Après la théorie, place à la pratique, puisque durant leur second mois à Prague, les étudiants se sont attelés à la réalisation de documentaires et de fictions. Certains se sont nourris de leurs expériences personnelles en Tchéquie, comme des rencontres avec des skateurs pragois par exemple, quand d’autres ont fait le choix de s’attaquer à des thèmes d’actualité poignants comme l’immigration ukrainienne à Prague suite au conflit avec le Russie. Eloi évoque cependant le rôle clé qu’a joué l’immersion en Tchéquie dans le processus de création de tous les projets filmiques :
« Ce que j’ai remarqué, c’est que le mandat de beaucoup d’étudiants est de faire un film qui reflète un peu la culture tchèque. Plusieurs personnes arrivaient avec un projet pensé, mais ils trouvaient quand même un moyen de s’adapter un peu à leur environnement. Pour beaucoup d’étudiants et beaucoup d’équipes, l’idée du documentaire ou de la fiction venait en se promenant à l’intérieur de la ville. »
Cette immersion est renforcée par une obligation relative à la langue utilisée dans ces court-métrages. Denis Chouinard, directeur de cette école d’été, nous en dit plus à ce propos :
« Il faut savoir que les films qu’ils tournent sont tournés en tchèque. Ils seront sous-titrés. Ceux qui vont faire de la fiction vont diriger des acteurs tchèques qui vont jouer en tchèque. Ils vont devoir apprécier l’interprétation uniquement à travers le langage non verbal parce qu’ils ne comprendront pas ce que les acteurs vont dire. C’est intéressant de faire abstraction du texte et de croire uniquement ce que la sonorité, la musicalité de la langue et le corps va dégager pour qualifier si une interprétation est bonne ou si elle peut être améliorée. »
Malgré les difficultés initiales, les étudiants ont su faire de la différence linguistique et culturelle un atout pour leur création. Ils s’étonnent même aujourd’hui de tout ce qui les rapproche des Tchèques, et se montrent reconnaissant pour leur aide et leur accueil, comme le confie Vega, une autre étudiante prenant part au projet :
« La générosité des personnes ici m’a marquée. En étant à la production, tu es la première personne en contact avec les acteurs, les intervenants, les propriétaires d’un lieu que tu aimerais filmer. Il y a du monde que nous ne connaissons pas, nous arrivons, nous sommes des étudiants d’ailleurs mais les personnes étaient vraiment généreuses de leur temps. »

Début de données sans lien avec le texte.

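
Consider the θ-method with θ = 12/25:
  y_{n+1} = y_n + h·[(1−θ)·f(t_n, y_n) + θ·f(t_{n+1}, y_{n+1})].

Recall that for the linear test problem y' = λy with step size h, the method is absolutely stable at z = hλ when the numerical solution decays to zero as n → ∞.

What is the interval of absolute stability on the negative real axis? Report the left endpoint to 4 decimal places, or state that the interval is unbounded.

Test eqn y'=λy, z=hλ:
  y_{n+1} = y_n + z·[13/25·y_n + 12/25·y_{n+1}] ⇒ (1 − 12/25z)y_{n+1} = (1 + 13/25z)y_n
  ⇒ R(z) = (1 + 13/25z)/(1 − 12/25z).

Find x<0 with |R(x)|<1.
x=-0.87: |R|=0.3863
R=−1: 1+13/25x = −1+12/25x ⇒ -1/25x=2 ⇒ x=2/(-1/25)=-50.0000
Confirm numerically:
  x=-46.127: |R|=0.99331 <1
  x=-30.688: |R|=0.95089 <1
  x=-25.524: |R|=0.92612 <1
  x=-50.567: |R|=1.00090 >1
  x=-50.474: |R|=1.00075 >1
Stable set (-50.0000, 0).

(-50.0000, 0).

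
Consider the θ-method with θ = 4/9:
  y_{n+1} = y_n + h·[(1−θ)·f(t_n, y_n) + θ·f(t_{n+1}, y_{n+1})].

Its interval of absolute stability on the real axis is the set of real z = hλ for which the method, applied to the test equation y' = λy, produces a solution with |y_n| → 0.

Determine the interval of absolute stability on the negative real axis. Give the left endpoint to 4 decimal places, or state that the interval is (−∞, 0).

(-18.0000, 0).

On y'=λy, z=hλ:
  y_{n+1} = y_n + z·[5/9·y_n + 4/9·y_{n+1}] ⇒ (1 − 4/9z)y_{n+1} = (1 + 5/9z)y_n
  ⇒ R(z) = (1 + 5/9z)/(1 − 4/9z).

Find x<0 with |R(x)|<1.
x=-1: |R|=0.3077
R=−1: 1+5/9x = −1+4/9x ⇒ -1/9x=2 ⇒ x=2/(-1/9)=-18.0000
Confirm numerically:
  x=-17.904: |R|=0.99881 <1
  x=-11.376: |R|=0.87847 <1
  x=-10.832: |R|=0.86302 <1
  x=-18.384: |R|=1.00465 >1
  x=-18.279: |R|=1.00340 >1
  x=-18.226: |R|=1.00276 >1
So |R|<1 on (-18.0000, 0).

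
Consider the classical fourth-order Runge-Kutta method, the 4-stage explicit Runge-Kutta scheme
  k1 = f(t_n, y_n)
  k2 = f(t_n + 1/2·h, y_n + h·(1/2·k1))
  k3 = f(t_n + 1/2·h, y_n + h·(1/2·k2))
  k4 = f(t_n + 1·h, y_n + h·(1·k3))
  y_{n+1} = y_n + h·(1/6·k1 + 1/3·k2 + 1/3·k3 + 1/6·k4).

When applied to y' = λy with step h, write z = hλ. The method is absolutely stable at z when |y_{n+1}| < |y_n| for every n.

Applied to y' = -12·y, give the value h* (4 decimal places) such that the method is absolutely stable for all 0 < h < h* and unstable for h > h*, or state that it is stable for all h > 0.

Set f=λy, z=hλ:
  order 4, 4-stage ⇒ R(z)=1+z+z^2/2+z^3/6+z^4/24
  (e.g. R(-0.67)=0.51272, |R|=0.51272)

Solve |R(x)|<1 on ℝ⁻.
x=-0.67: |R|=0.5127
|R(-2.79)|=1.0071 |R(-2.53)|=0.6786 |R(-1.74)|=0.2777
Bisect:
  x_lo=-3.2032 |R|=1.8359  x_hi=-0.0653 |R|=0.9368
  mid=-1.63424 |R|=0.27089 →hi
  mid=-2.41873 |R|=0.57409 →hi
  mid=-2.81097 |R|=1.03941 →lo
  mid=-2.61485 |R|=0.77200 →hi
  mid=-2.71291 |R|=0.89625 →hi
  mid=-2.76194 |R|=0.96536 →hi
  mid=-2.78646 |R|=1.00176 →lo
  mid=-2.77420 |R|=0.98341 →hi
  mid=-2.78033 |R|=0.99254 →hi
  ...
  [-2.78531,-2.78512] ⇒ x*=-2.7853
Stable set (-2.7853, 0).

(-2.7853,0); λ=-12 ⇒ h* = 0.2321.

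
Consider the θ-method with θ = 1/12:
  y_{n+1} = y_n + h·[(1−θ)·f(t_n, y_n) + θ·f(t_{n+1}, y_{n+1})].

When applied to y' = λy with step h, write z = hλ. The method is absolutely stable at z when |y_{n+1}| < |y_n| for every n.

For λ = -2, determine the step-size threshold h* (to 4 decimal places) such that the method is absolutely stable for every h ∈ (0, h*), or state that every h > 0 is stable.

(-2.4000,0); λ=-2 ⇒ h* = (12/5)/2 = 1.2000.

Set f=λy, z=hλ:
  y_{n+1} = y_n + z·[11/12·y_n + 1/12·y_{n+1}] ⇒ (1 − 1/12z)y_{n+1} = (1 + 11/12z)y_n
  R(z) = (1 + 11/12z)/(1 − 1/12z).

Solve |R(x)|<1 on ℝ⁻.
x=-0.36: |R|=0.6505
R=−1: 1+11/12x = −1+1/12x ⇒ -5/6x=2 ⇒ x=2/(-5/6)=-2.4000
Confirm numerically:
  x=-2.259: |R|=0.90112 <1
  x=-2.120: |R|=0.80170 <1
  x=-1.468: |R|=0.30799 <1
  x=-1.242: |R|=0.12551 <1
  x=-2.789: |R|=1.26303 >1
  x=-2.543: |R|=1.09833 >1
So |R|<1 on (-2.4000, 0).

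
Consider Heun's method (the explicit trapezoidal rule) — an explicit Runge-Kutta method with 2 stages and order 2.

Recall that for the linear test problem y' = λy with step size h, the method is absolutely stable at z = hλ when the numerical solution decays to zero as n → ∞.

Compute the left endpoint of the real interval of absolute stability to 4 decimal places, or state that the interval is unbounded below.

left endpoint -2.0000.

With y'=λy (z=hλ):
  order 2, 2-stage ⇒ R(z)=1+z+z^2/2
  (e.g. R(-1.46)=0.60580, |R|=0.60580)

Solve |R(x)|<1 on ℝ⁻.
x=-1.46: |R|=0.6058
|R(-1.62)|=0.6922 |R(-1.43)|=0.5924 |R(-0.51)|=0.6200
Bisect:
  x_lo=-2.7034 |R|=1.9507  x_hi=-0.2259 |R|=0.7996
  mid=-1.46465 |R|=0.60795 →hi
  mid=-2.08402 |R|=1.08755 →lo
  mid=-1.77434 |R|=0.79980 →hi
  mid=-1.92918 |R|=0.93168 →hi
  mid=-2.00660 |R|=1.00662 →lo
  mid=-1.96789 |R|=0.96840 →hi
  mid=-1.98724 |R|=0.98732 →hi
  mid=-1.99692 |R|=0.99692 →hi
  mid=-2.00176 |R|=1.00176 →lo
  ...
  [-2.00009,-1.99994] ⇒ x*=-2.0000
So |R|<1 on (-2.0000, 0).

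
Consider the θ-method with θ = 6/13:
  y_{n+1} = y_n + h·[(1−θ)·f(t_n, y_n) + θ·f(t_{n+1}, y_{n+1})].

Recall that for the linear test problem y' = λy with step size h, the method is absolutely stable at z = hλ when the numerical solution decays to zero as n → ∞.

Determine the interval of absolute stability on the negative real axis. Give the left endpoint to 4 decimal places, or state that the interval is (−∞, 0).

z∈(-26.0000,0).

With y'=λy (z=hλ):
  y_{n+1} = y_n + z·[7/13·y_n + 6/13·y_{n+1}] ⇒ (1 − 6/13z)y_{n+1} = (1 + 7/13z)y_n
  R(z) = (1 + 7/13z)/(1 − 6/13z).

Find x<0 with |R(x)|<1.
x=-0.47: |R|=0.6138
R=−1: 1+7/13x = −1+6/13x ⇒ -1/13x=2 ⇒ x=2/(-1/13)=-26.0000
Confirm numerically:
  x=-14.854: |R|=0.89086 <1
  x=-13.148: |R|=0.86013 <1
  x=-12.754: |R|=0.85204 <1
  x=-11.224: |R|=0.81609 <1
  x=-26.275: |R|=1.00161 >1
  x=-26.044: |R|=1.00026 >1
Stable set (-26.0000, 0).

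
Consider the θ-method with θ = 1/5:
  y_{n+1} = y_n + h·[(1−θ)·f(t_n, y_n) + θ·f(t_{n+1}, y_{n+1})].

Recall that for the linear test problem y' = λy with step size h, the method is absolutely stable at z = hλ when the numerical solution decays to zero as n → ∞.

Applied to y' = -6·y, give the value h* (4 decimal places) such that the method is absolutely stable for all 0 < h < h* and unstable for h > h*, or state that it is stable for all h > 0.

On y'=λy, z=hλ:
  y_{n+1} = y_n + z·[4/5·y_n + 1/5·y_{n+1}] ⇒ (1 − 1/5z)y_{n+1} = (1 + 4/5z)y_n
  R(z) = (1 + 4/5z)/(1 − 1/5z).

Boundary: |R(x)|=1, x<0.
x=-1.46: |R|=0.1300
R=−1: 1+4/5x = −1+1/5x ⇒ -3/5x=2 ⇒ x=2/(-3/5)=-3.3333
Confirm numerically:
  x=-2.685: |R|=0.74691 <1
  x=-2.543: |R|=0.68567 <1
  x=-2.520: |R|=0.67553 <1
  x=-1.369: |R|=0.07474 <1
  x=-3.799: |R|=1.15877 >1
  x=-3.616: |R|=1.09842 >1
  x=-3.490: |R|=1.05536 >1
So |R|<1 on (-3.3333, 0).

(-3.3333,0); λ=-6 ⇒ h* = (10/3)/6 = 0.5556.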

Le sourire aux lèvres, les jeunes québécois apparaissent aujourd’hui très enthousiastes et enjoués à l’idée de concrétiser leurs projets, mais regrettent que la fin de cette si belle expérience soit déjà proche. Leur professeur, quant à lui, se dit très satisfait de cette nouvelle édition et affirme qu’il réitéra l’aventure l’année prochaine. Clap de fin le 30 juillet prochain avec la projection de tous les films dans la mythique salle du Kino Ponrepo à Prague.